民間企業に対し「ムチ」から「アメ」へ方針転換
厳しい経済情勢に直面し、習近平政権は危機感を強める。一連の対策が検討され、その内の1つは民間企業に対し「ムチ」から「アメ」への方針転換だ。
周知のように、アリババ創業者であるジャック・マー(馬雲)氏は2020年10月にある会議で政府当局の金融監督体制を批判し、最高指導者を激怒させた。その結果、アリババの子会社であるアント・グループの香港・上海両証券取引所の新規上場が中止に追い込まれた。
翌年、当局は「独占禁止法違反」という理由で、アリババに182億元(約3,050億円)にのぼる巨額罰金を科した。また、「資本の無秩序拡張を防止」という大義名分の下で、アリババなど多くの民間企業に対するバッシングが始まった。
その結果、アリババ、テンセント、京東、美団など四大IT企業だけで、株式市場での時価総額は2年余りで1兆1000億ドルも損失した。中国民間企業の設備投資やイノベーションの意欲と能力が著しく低下し、海外に逃げ出す企業も続出している。
事実、中国税収の50%超、GDPの60%超、イノベーションの70%超、雇用の80%超が民間企業による寄与だ。民間企業の成長が無ければ、中国の経済成長もないと言っても決して過言ではない。しかし、今、中国の民間企業に元気がない。政府当局による民間企業へのバッシングは結局、中国経済に打撃を与え、ブーメランの形で政府の経済運営に悪影響を及ぼしている。

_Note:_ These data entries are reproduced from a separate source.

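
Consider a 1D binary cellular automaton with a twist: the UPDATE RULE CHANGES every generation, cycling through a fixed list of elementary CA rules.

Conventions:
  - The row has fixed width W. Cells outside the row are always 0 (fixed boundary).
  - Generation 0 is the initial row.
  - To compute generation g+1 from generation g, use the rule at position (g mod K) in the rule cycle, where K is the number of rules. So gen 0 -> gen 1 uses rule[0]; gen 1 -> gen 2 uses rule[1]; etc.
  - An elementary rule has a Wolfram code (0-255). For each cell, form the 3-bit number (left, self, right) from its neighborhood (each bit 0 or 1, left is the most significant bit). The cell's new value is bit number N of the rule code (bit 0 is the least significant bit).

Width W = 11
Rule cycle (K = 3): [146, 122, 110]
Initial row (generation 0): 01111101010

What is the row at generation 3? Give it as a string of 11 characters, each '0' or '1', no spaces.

Answer: 11111100110

Derivation:
Gen 0: 01111101010
Gen 1 (rule 146): 10111000001
Gen 2 (rule 122): 01101100010
Gen 3 (rule 110): 11111100110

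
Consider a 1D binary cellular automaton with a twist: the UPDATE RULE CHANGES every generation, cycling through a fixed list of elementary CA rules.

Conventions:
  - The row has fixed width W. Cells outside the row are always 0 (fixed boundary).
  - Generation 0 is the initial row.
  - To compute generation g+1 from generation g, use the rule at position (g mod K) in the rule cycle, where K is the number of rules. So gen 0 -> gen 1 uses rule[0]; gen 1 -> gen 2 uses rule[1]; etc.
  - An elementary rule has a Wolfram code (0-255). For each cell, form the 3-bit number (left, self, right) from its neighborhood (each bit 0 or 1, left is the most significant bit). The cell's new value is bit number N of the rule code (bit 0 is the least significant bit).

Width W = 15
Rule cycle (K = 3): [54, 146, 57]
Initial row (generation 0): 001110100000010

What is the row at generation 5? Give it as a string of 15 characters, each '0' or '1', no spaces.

Answer: 011111111111110

Derivation:
Gen 0: 001110100000010
Gen 1 (rule 54): 010001110000111
Gen 2 (rule 146): 101010101001010
Gen 3 (rule 57): 010101010100101
Gen 4 (rule 54): 111111111111111
Gen 5 (rule 146): 011111111111110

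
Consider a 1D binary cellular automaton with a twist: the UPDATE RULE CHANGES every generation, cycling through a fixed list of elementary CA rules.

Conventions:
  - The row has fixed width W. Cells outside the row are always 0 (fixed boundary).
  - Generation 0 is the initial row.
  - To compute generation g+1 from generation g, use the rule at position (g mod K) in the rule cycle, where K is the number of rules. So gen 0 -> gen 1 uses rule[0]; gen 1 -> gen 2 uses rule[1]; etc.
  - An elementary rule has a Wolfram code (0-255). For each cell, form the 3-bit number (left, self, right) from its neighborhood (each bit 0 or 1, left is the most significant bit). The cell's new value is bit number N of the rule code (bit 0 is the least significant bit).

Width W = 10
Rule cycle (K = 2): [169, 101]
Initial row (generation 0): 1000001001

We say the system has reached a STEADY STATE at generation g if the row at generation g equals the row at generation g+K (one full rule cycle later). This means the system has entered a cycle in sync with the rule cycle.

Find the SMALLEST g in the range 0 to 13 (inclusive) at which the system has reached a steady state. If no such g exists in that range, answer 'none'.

Gen 0: 1000001001
Gen 1 (rule 169): 0011100000
Gen 2 (rule 101): 1000101111
Gen 3 (rule 169): 0010011110
Gen 4 (rule 101): 1010000010
Gen 5 (rule 169): 0100111000
Gen 6 (rule 101): 0100001011
Gen 7 (rule 169): 0001100110
Gen 8 (rule 101): 1100100010
Gen 9 (rule 169): 1000001000
Gen 10 (rule 101): 1011101011
Gen 11 (rule 169): 0111010110
Gen 12 (rule 101): 0001111010
Gen 13 (rule 169): 1101110100
Gen 14 (rule 101): 0110011101
Gen 15 (rule 169): 0100011010

Answer: none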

民間企業に対する「ムチ」対策の悪影響が色濃く出始め、転換せざるを得ない。そこで「アメ」の対策が打ち出された。最近、李強首相をはじめ政府高官が頻繁にアリババ、テンセント、美団など大手IT企業に秋波を送り、関係を修復しようとしている。党中央と国務院は「民間経済の発展と成長の促進に関する意見書」を発表し、民間企業への支持・支援姿勢を明確に示した。民間企業の力を借りて経済目標を実現させる中国政府の思惑が溶けて見えるのだ。
このほか、積極財政の拡大、企業負担の軽減、個人消費刺激、中小企業支援など複数の政府景気対策も用意されている。これらの景気対策が奏功すれば、今年5%成長の政府目標が実現されるかも知れない。